Public pension funds are of particular relevance as the dominant institutional shareholder in the United States. US public pension funds hold trillions of dollars of financial assets for the benefit of their current and future retirees. These pooled funds delegate authority to asset managers who then combine and organize these financial assets into new funds, which themselves purchase other financial or real assets, from stocks and bonds to whole companies. These types of asset owners are referred to as investors because in theory their assets are used to improve the actual productive capacity of non-financial companies. Yet the asset appreciation of the funds run by asset managers often is disconnected from a definition of investment that relates to the improvement of the production process, or innovation itself. Instead, asset appreciation is based on value extraction from non-financial companies. 

In this paper, we first discuss how corporate investment relates to the stock market from several perspectives. Then, we present evidence on how corporate investment is actually financed for companies that trade their equity on the open markets and detail the attenuated relationship between shareholding for the purpose of asset appreciation and real corporate investment in the growing private markets. Finally, we explain why confronting the myth that shareholders are always investors is necessary to building a stronger, more innovative, and more productive economy. 

If we break the myth that shareholding and trading for purposes of capital gain is what enables businesses to thrive, it opens the aperture to rethinking the best structure for corporate governance and regulation of financial markets. 


Footnotes and Suggested Citation

read the footnotes

1This paper uses the terms open and public as synonyms, with private referring to the financial markets that are non-public, based on the traditional distinction in securities law.
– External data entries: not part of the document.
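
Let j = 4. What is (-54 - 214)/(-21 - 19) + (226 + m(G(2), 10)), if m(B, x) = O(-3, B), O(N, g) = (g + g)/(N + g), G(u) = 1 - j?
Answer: 2337/10 ≈ 233.70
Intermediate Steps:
G(u) = -3 (G(u) = 1 - 1*4 = 1 - 4 = -3)
O(N, g) = 2*g/(N + g) (O(N, g) = (2*g)/(N + g) = 2*g/(N + g))
m(B, x) = 2*B/(-3 + B)
(-54 - 214)/(-21 - 19) + (226 + m(G(2), 10)) = (-54 - 214)/(-21 - 19) + (226 + 2*(-3)/(-3 - 3)) = -268/(-40) + (226 + 2*(-3)/(-6)) = -268*(-1/40) + (226 + 2*(-3)*(-⅙)) = 67/10 + (226 + 1) = 67/10 + 227 = 2337/10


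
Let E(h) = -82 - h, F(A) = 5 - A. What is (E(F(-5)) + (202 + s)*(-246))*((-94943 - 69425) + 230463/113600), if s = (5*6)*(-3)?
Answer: 129042014643007/28400 ≈ 4.5437e+9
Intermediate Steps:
s = -90 (s = 30*(-3) = -90)
(E(F(-5)) + (202 + s)*(-246))*((-94943 - 69425) + 230463/113600) = ((-82 - (5 - 1*(-5))) + (202 - 90)*(-246))*((-94943 - 69425) + 230463/113600) = ((-82 - (5 + 5)) + 112*(-246))*(-164368 + 230463*(1/113600)) = ((-82 - 1*10) - 27552)*(-164368 + 230463/113600) = ((-82 - 10) - 27552)*(-18671974337/113600) = (-92 - 27552)*(-18671974337/113600) = -27644*(-18671974337/113600) = 129042014643007/28400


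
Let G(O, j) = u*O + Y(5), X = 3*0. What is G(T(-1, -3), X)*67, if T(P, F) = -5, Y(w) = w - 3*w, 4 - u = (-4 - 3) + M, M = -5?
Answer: -6030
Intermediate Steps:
u = 16 (u = 4 - ((-4 - 3) - 5) = 4 - (-7 - 5) = 4 - 1*(-12) = 4 + 12 = 16)
Y(w) = -2*w
X = 0
G(O, j) = -10 + 16*O (G(O, j) = 16*O - 2*5 = 16*O - 10 = -10 + 16*O)
G(T(-1, -3), X)*67 = (-10 + 16*(-5))*67 = (-10 - 80)*67 = -90*67 = -6030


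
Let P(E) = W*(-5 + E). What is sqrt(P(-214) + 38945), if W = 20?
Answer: sqrt(34565) ≈ 185.92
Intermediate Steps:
P(E) = -100 + 20*E (P(E) = 20*(-5 + E) = -100 + 20*E)
sqrt(P(-214) + 38945) = sqrt((-100 + 20*(-214)) + 38945) = sqrt((-100 - 4280) + 38945) = sqrt(-4380 + 38945) = sqrt(34565)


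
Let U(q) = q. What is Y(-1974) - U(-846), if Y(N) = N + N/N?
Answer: -1127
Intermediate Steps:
Y(N) = 1 + N (Y(N) = N + 1 = 1 + N)
Y(-1974) - U(-846) = (1 - 1974) - 1*(-846) = -1973 + 846 = -1127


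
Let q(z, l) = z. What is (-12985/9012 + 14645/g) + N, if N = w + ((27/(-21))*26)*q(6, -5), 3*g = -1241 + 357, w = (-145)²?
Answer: 72403029253/3485391 ≈ 20773.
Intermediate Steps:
w = 21025
g = -884/3 (g = (-1241 + 357)/3 = (⅓)*(-884) = -884/3 ≈ -294.67)
N = 145771/7 (N = 21025 + ((27/(-21))*26)*6 = 21025 + ((27*(-1/21))*26)*6 = 21025 - 9/7*26*6 = 21025 - 234/7*6 = 21025 - 1404/7 = 145771/7 ≈ 20824.)
(-12985/9012 + 14645/g) + N = (-12985/9012 + 14645/(-884/3)) + 145771/7 = (-12985*1/9012 + 14645*(-3/884)) + 145771/7 = (-12985/9012 - 43935/884) + 145771/7 = -25463810/497913 + 145771/7 = 72403029253/3485391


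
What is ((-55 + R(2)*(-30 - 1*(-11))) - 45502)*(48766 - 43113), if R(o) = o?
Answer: -257748535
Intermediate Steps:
((-55 + R(2)*(-30 - 1*(-11))) - 45502)*(48766 - 43113) = ((-55 + 2*(-30 - 1*(-11))) - 45502)*(48766 - 43113) = ((-55 + 2*(-30 + 11)) - 45502)*5653 = ((-55 + 2*(-19)) - 45502)*5653 = ((-55 - 38) - 45502)*5653 = (-93 - 45502)*5653 = -45595*5653 = -257748535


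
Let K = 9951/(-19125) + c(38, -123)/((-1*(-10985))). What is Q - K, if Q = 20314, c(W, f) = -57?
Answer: 284522704874/14005875 ≈ 20315.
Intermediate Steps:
K = -7360124/14005875 (K = 9951/(-19125) - 57/((-1*(-10985))) = 9951*(-1/19125) - 57/10985 = -3317/6375 - 57*1/10985 = -3317/6375 - 57/10985 = -7360124/14005875 ≈ -0.52550)
Q - K = 20314 - 1*(-7360124/14005875) = 20314 + 7360124/14005875 = 284522704874/14005875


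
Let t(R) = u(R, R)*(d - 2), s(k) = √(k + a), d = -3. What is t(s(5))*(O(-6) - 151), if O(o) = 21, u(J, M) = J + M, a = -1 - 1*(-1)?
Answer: 1300*√5 ≈ 2906.9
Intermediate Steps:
a = 0 (a = -1 + 1 = 0)
s(k) = √k (s(k) = √(k + 0) = √k)
t(R) = -10*R (t(R) = (R + R)*(-3 - 2) = (2*R)*(-5) = -10*R)
t(s(5))*(O(-6) - 151) = (-10*√5)*(21 - 151) = -10*√5*(-130) = 1300*√5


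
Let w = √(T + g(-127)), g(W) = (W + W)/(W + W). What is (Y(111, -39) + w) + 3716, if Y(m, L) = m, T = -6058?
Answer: 3827 + 3*I*√673 ≈ 3827.0 + 77.827*I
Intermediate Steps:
g(W) = 1 (g(W) = (2*W)/((2*W)) = (2*W)*(1/(2*W)) = 1)
w = 3*I*√673 (w = √(-6058 + 1) = √(-6057) = 3*I*√673 ≈ 77.827*I)
(Y(111, -39) + w) + 3716 = (111 + 3*I*√673) + 3716 = 3827 + 3*I*√673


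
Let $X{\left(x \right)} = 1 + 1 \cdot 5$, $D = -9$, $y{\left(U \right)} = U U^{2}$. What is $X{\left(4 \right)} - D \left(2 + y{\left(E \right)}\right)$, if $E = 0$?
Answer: $24$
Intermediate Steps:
$y{\left(U \right)} = U^{3}$
$X{\left(x \right)} = 6$ ($X{\left(x \right)} = 1 + 5 = 6$)
$X{\left(4 \right)} - D \left(2 + y{\left(E \right)}\right) = 6 - - 9 \left(2 + 0^{3}\right) = 6 - - 9 \left(2 + 0\right) = 6 - \left(-9\right) 2 = 6 - -18 = 6 + 18 = 24$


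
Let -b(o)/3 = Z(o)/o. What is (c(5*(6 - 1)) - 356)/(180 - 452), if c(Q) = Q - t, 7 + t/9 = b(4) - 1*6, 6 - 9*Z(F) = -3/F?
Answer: 3343/4352 ≈ 0.76815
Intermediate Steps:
Z(F) = 2/3 + 1/(3*F) (Z(F) = 2/3 - (-1)/(3*F) = 2/3 + 1/(3*F))
b(o) = -(1 + 2*o)/o**2 (b(o) = -3*(1 + 2*o)/(3*o)/o = -(1 + 2*o)/o**2)
t = -1953/16 (t = -63 + 9*((-1 - 2*4)/4**2 - 1*6) = -63 + 9*((-1 - 8)/16 - 6) = -63 + 9*((1/16)*(-9) - 6) = -63 + 9*(-9/16 - 6) = -63 + 9*(-105/16) = -63 - 945/16 = -1953/16 ≈ -122.06)
c(Q) = 1953/16 + Q (c(Q) = Q - 1*(-1953/16) = Q + 1953/16 = 1953/16 + Q)
(c(5*(6 - 1)) - 356)/(180 - 452) = ((1953/16 + 5*(6 - 1)) - 356)/(180 - 452) = ((1953/16 + 5*5) - 356)/(-272) = ((1953/16 + 25) - 356)*(-1/272) = (2353/16 - 356)*(-1/272) = -3343/16*(-1/272) = 3343/4352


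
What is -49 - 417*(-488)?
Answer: 203447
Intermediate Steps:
-49 - 417*(-488) = -49 + 203496 = 203447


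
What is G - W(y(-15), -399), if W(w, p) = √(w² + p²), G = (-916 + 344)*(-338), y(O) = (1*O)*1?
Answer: 193336 - 3*√17714 ≈ 1.9294e+5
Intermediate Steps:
y(O) = O (y(O) = O*1 = O)
G = 193336 (G = -572*(-338) = 193336)
W(w, p) = √(p² + w²)
G - W(y(-15), -399) = 193336 - √((-399)² + (-15)²) = 193336 - √(159201 + 225) = 193336 - √159426 = 193336 - 3*√17714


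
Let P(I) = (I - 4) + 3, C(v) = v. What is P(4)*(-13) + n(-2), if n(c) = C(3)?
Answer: -36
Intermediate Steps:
n(c) = 3
P(I) = -1 + I (P(I) = (-4 + I) + 3 = -1 + I)
P(4)*(-13) + n(-2) = (-1 + 4)*(-13) + 3 = 3*(-13) + 3 = -39 + 3 = -36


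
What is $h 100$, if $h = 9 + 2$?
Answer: $1100$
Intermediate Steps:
$h = 11$
$h 100 = 11 \cdot 100 = 1100$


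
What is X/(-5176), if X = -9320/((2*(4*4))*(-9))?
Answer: -1165/186336 ≈ -0.0062521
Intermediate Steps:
X = 1165/36 (X = -9320/((2*16)*(-9)) = -9320/(32*(-9)) = -9320/(-288) = -9320*(-1/288) = 1165/36 ≈ 32.361)
X/(-5176) = (1165/36)/(-5176) = (1165/36)*(-1/5176) = -1165/186336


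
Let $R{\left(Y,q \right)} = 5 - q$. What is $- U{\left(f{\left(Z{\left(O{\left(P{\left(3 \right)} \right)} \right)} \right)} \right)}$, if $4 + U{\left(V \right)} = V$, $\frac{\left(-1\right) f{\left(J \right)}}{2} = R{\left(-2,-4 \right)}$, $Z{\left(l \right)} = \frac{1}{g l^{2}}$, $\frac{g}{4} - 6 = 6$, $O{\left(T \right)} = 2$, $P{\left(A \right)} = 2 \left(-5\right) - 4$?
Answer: $22$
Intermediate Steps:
$P{\left(A \right)} = -14$ ($P{\left(A \right)} = -10 - 4 = -14$)
$g = 48$ ($g = 24 + 4 \cdot 6 = 24 + 24 = 48$)
$Z{\left(l \right)} = \frac{1}{48 l^{2}}$
$f{\left(J \right)} = -18$ ($f{\left(J \right)} = - 2 \left(5 - -4\right) = - 2 \left(5 + 4\right) = \left(-2\right) 9 = -18$)
$U{\left(V \right)} = -4 + V$
$- U{\left(f{\left(Z{\left(O{\left(P{\left(3 \right)} \right)} \right)} \right)} \right)} = - (-4 - 18) = \left(-1\right) \left(-22\right) = 22$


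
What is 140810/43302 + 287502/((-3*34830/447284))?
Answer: -154677997406851/125684055 ≈ -1.2307e+6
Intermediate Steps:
140810/43302 + 287502/((-3*34830/447284)) = 140810*(1/43302) + 287502/((-104490*1/447284)) = 70405/21651 + 287502/(-52245/223642) = 70405/21651 + 287502*(-223642/52245) = 70405/21651 - 21432507428/17415 = -154677997406851/125684055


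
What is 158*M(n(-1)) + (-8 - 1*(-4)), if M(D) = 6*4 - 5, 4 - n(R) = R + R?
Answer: 2998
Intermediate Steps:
n(R) = 4 - 2*R (n(R) = 4 - (R + R) = 4 - 2*R)
M(D) = 19 (M(D) = 24 - 5 = 19)
158*M(n(-1)) + (-8 - 1*(-4)) = 158*19 + (-8 - 1*(-4)) = 3002 + (-8 + 4) = 3002 - 4 = 2998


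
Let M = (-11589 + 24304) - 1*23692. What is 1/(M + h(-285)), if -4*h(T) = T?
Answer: -4/43623 ≈ -9.1695e-5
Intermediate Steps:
h(T) = -T/4
M = -10977 (M = 12715 - 23692 = -10977)
1/(M + h(-285)) = 1/(-10977 - ¼*(-285)) = 1/(-10977 + 285/4) = 1/(-43623/4) = -4/43623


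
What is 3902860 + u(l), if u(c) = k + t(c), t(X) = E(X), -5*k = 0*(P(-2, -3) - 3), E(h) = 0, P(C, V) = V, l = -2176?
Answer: 3902860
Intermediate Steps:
k = 0 (k = -0*(-3 - 3) = -0*(-6) = -⅕*0 = 0)
t(X) = 0
u(c) = 0 (u(c) = 0 + 0 = 0)
3902860 + u(l) = 3902860 + 0 = 3902860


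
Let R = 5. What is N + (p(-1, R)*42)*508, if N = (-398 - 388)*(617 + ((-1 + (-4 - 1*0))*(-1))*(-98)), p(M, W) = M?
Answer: -121158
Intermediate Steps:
N = -99822 (N = -786*(617 + ((-1 + (-4 + 0))*(-1))*(-98)) = -786*(617 + ((-1 - 4)*(-1))*(-98)) = -786*(617 - 5*(-1)*(-98)) = -786*(617 + 5*(-98)) = -786*(617 - 490) = -786*127 = -99822)
N + (p(-1, R)*42)*508 = -99822 - 1*42*508 = -99822 - 42*508 = -99822 - 21336 = -121158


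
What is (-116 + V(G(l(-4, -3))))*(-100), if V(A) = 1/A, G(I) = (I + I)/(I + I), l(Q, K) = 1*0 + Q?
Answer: 11500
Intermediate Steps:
l(Q, K) = Q (l(Q, K) = 0 + Q = Q)
G(I) = 1 (G(I) = (2*I)/((2*I)) = (2*I)*(1/(2*I)) = 1)
(-116 + V(G(l(-4, -3))))*(-100) = (-116 + 1/1)*(-100) = (-116 + 1)*(-100) = -115*(-100) = 11500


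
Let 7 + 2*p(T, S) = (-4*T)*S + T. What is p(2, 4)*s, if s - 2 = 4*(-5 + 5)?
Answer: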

2Free cash flow refers to cash flow left over after funds from operating cash flows have been allocated to capital expenditure and changes in net working capital. If positive, this remaining free cash flow is then equivalent to payments to creditors and shareholders (in the form of dividends and repurchases)—otherwise, if negative, it reflects additional net equity and debt financing. According to Compustat, Apple has generated significant free cash flows the past few years, such as $111.4 billion in 2022 and $99.6 billion in 2023. Apple also holds substantial sums of cash, although free cash flows were 2.3 and 1.6 times larger than these reserves in 2022–23. Since 2010, free cash flows have on average been 1.25 times larger than Apple’s holdings of cash and short-term investments.

 

Suggested Citation

Palladino, Lenore, and Harrison Karlewicz. 2024. “The Myth That Shareholders Are Always Investors: Challenging the Paradigm of Shareholder Primacy.” Roosevelt Institute, November 21, 2024.